Existem várias marilias, muitas mesmo. Uma delas é a presidente de uma entidade nacional de powerlifting, outra é uma atleta deste esporte, outra é professora, outra é uma socióloga que analisa as relações sociais no esporte e há outras. A que escreve aqui é a atleta, que é, antes de mais nada, uma pessoa.
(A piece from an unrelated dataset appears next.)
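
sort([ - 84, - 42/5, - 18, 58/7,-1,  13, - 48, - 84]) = [ - 84,-84,-48, - 18, - 42/5,-1 , 58/7, 13]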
Este final de semana aconteceu mais um campeonato da ANF – a Aliança Nacional da Força, entidade que eu criei há mais de cinco anos com o objetivo difuso de oferecer uma alternativa ética, bem regrada, justa e de alto nível para o powerlifting brasileiro. Originalmente o projeto não era meu. Nasceu em 2007, de um grupo de atletas experientes. Eu era a novata entre eles. Por motivos que nem eu sei explicar direito, a bola acabou na minha mão e todos eles foram cuidar de suas vidas.
Nos primeiros anos foram realizados campeonatos completamente “fundo de quintal”, desrespeitando regras e procedimentos, desrespeitando o bom senso e violentando o meu senso de rigor a um ponto em que eu me neguei a sequer pensar mais na ANF. Eram eventos organizados por outras pessoas, sempre no interior e eu, ainda bem inexperiente, aceitava o repetitivo argumento de que se eu endurecesse demais as regras, não haveria atletas.
Uma conclusão óbvia foi se formando na minha cabeça: se aqui não é possível haver competição se forem respeitadas regras, então aqui o powerlifting não é possível, ponto final. Por causa dessa inferência, por um tempo meu olhar esteve voltado para o exterior. Em 2011 e 2012 eu só competi fora do país.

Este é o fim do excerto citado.